We have the following theorem
Wedderburn-Artin. Let $R$ be a semi-simple ring. There are division rings $D_1,…,D_n$ and $m_1,…,m_n\in\mathbb{Z}_{>0}$ such that $$R\cong\text{Mat}_{m_1}(D_1)\times…\times \text{Mat}_{m_n}(D_n)$$ and the pairs $(D_i,m_i)$ are unique up to permutation.
Now let $K$ be a field. I want to formulate and prove a Wedderburn-Artin theorem for $K$-algebras. Here a $K$-algebra is called semi-simple if it is semi-simple as a ring.
I have already proved (for a field $K$):
- Let $R,S$ be rings. If $R\times S$ is a $K$-algebra, so are $R$ and $S$.
- Let $R$ be a ring. If $\text{Mat}_n(R)$ is a $K$-algebra, so is $R$.
I guess the theorem is like
Wedderburn-Artin for $K$-algebras. Let $A$ be a semi-simple $K$-algebra. There are division algebras (i.e. rings being $K$-algebras) $D_1,…,D_n$ and $m_1,…,m_n\in\mathbb{Z}_{>0}$ such that $$A\cong\text{Mat}_{m_1}(D_1)\times…\times \text{Mat}_{m_n}(D_n)$$ and the pairs $(D_i,m_i)$ are unique up to permutation.
Proof. Since A is called semi-simple if it is semi-simple as a ring, we use the Wedderburn-Artin theorem for rings to get unique pairs $(D_i,m_i)$ of division rings $D_i$ and positive integers $m_i$ such that $$A\cong\text{Mat}_{m_1}(D_1)\times…\times \text{Mat}_{m_n}(D_n)$$ as rings. If we know that $\text{Mat}_{m_1}(D_1)\times…\times \text{Mat}_{m_n}(D_n)$ is a $K$-algebra then we can conclude with the two already proved facts above that the $D_i$ are not only division rings but division algebras. The only left point is: Why is $$A\cong\text{Mat}_{m_1}(D_1)\times…\times \text{Mat}_{m_n}(D_n)$$ an isomorphism of $K$-algebras?
Best Answer
You can just repeat step by step the proof for rings, by observing that, if $S$ is a simple $R$-module, then $D=\operatorname{End}_R(S)$ is a $K$-algebra in a natural way and the same for the endomorphism ring of $S$ as a $D$-module.
By the way, you don't need $K$ to be a field; just a commutative ring suffices.
Anyway, you can just apply the first two parts. Since $A$ is a $K$-algebra to begin with, also each $\operatorname{Mat}_{m_i}(D_{i})$ is a $K$-algebra; then $D_i$ is a $K$-algebra.
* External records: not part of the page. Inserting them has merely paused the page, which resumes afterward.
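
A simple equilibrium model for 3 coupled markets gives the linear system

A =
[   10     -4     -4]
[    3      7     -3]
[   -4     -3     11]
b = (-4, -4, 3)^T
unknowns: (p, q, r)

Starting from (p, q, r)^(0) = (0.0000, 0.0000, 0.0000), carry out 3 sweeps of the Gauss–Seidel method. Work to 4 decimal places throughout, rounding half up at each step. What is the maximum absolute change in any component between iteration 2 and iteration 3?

0.0216

Iteration 1:
  p = (-4 - (-4)·0.0000 - (-4)·0.0000) / (10) = -0.4000
  q = (-4 - (3)·-0.4000 - (-3)·0.0000) / (7) = -0.4000
  r = (3 - (-4)·-0.4000 - (-3)·-0.4000) / (11) = 0.0182
Iteration 2:
  p = (-4 - (-4)·-0.4000 - (-4)·0.0182) / (10) = -0.5527
  q = (-4 - (3)·-0.5527 - (-3)·0.0182) / (7) = -0.3268
  r = (3 - (-4)·-0.5527 - (-3)·-0.3268) / (11) = -0.0174
Iteration 3:
  p = (-4 - (-4)·-0.3268 - (-4)·-0.0174) / (10) = -0.5377
  q = (-4 - (3)·-0.5377 - (-3)·-0.0174) / (7) = -0.3484
  r = (3 - (-4)·-0.5377 - (-3)·-0.3484) / (11) = -0.0178
Change: (0.0150, -0.0216, -0.0004) → max |·| = 0.0216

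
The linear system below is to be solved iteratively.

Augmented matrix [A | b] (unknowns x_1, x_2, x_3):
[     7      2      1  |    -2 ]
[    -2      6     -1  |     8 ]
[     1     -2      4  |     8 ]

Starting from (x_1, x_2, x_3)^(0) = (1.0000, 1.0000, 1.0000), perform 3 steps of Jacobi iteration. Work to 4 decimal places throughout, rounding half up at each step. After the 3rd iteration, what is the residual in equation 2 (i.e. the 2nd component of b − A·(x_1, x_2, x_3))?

Iteration 1:
  x_1 = (-2 - (2)·1.0000 - (1)·1.0000) / (7) = -0.7143
  x_2 = (8 - (-2)·1.0000 - (-1)·1.0000) / (6) = 1.8333
  x_3 = (8 - (1)·1.0000 - (-2)·1.0000) / (4) = 2.2500
Iteration 2:
  x_1 = (-2 - (2)·1.8333 - (1)·2.2500) / (7) = -1.1309
  x_2 = (8 - (-2)·-0.7143 - (-1)·2.2500) / (6) = 1.4702
  x_3 = (8 - (1)·-0.7143 - (-2)·1.8333) / (4) = 3.0952
Iteration 3:
  x_1 = (-2 - (2)·1.4702 - (1)·3.0952) / (7) = -1.1479
  x_2 = (8 - (-2)·-1.1309 - (-1)·3.0952) / (6) = 1.4722
  x_3 = (8 - (1)·-1.1309 - (-2)·1.4702) / (4) = 3.0178
Residual b − A·x = (0.0731, -0.1112, 0.0211)

-0.1112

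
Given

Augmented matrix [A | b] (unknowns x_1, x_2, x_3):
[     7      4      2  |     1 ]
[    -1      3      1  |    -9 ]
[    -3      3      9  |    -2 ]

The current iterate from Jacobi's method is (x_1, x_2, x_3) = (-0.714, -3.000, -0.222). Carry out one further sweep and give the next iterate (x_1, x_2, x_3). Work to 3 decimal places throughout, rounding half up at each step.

(1.921, -3.164, 0.540)

One sweep:
  x_1 = (1 - (4)·-3.000 - (2)·-0.222) / (7) = 1.921
  x_2 = (-9 - (-1)·-0.714 - (1)·-0.222) / (3) = -3.164
  x_3 = (-2 - (-3)·-0.714 - (3)·-3.000) / (9) = 0.540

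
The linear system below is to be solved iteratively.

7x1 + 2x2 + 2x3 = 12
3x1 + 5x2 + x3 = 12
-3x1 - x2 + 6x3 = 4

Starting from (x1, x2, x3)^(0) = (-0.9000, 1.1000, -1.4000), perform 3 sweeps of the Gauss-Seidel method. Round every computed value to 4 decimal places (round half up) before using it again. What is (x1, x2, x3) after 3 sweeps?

(0.8879, 1.6075, 1.3785)

Iteration 1:
  x1 = (12 - (2)·1.1000 - (2)·-1.4000) / (7) = 1.8000
  x2 = (12 - (3)·1.8000 - (1)·-1.4000) / (5) = 1.6000
  x3 = (4 - (-3)·1.8000 - (-1)·1.6000) / (6) = 1.8333
Iteration 2:
  x1 = (12 - (2)·1.6000 - (2)·1.8333) / (7) = 0.7333
  x2 = (12 - (3)·0.7333 - (1)·1.8333) / (5) = 1.5934
  x3 = (4 - (-3)·0.7333 - (-1)·1.5934) / (6) = 1.2989
Iteration 3:
  x1 = (12 - (2)·1.5934 - (2)·1.2989) / (7) = 0.8879
  x2 = (12 - (3)·0.8879 - (1)·1.2989) / (5) = 1.6075
  x3 = (4 - (-3)·0.8879 - (-1)·1.6075) / (6) = 1.3785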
The way you build these structures of $K$-algebras ensure the initial isomorphism is an isomorphism of $K$-algebras.
Let's see why. First, assume $R\times S$ is a $K$-algebra; then also $R\times S/{0}\times S$ is a $K$-algebra. We use this structure and the obvious ring isomorphism $R\times S/{0}\times S\to R$ to endow $R$ with a structure of $K$-algebra. Similarly for $S$. Now you can consider $R\times S$ as a $K$-algebra; a priori the structure could be different from the initial one: prove it is indeed the same.
Suppose $\operatorname{Mat}_n(D)$ is a $K$-algebra, where $D$ is a division ring. Then we have a ring homomorphism $K\to\operatorname{Mat}_n(D)$, with the image contained in the center. The center is formed by the scalar matrices with entries in the center of $D$, so it is isomorphic to the center of $D$. We use this isomorphism for endowing $D$ with the structure of $K$-algebra, which induces on $\operatorname{Mat}_n(D)$ the same structure of $K$-algebra we started with.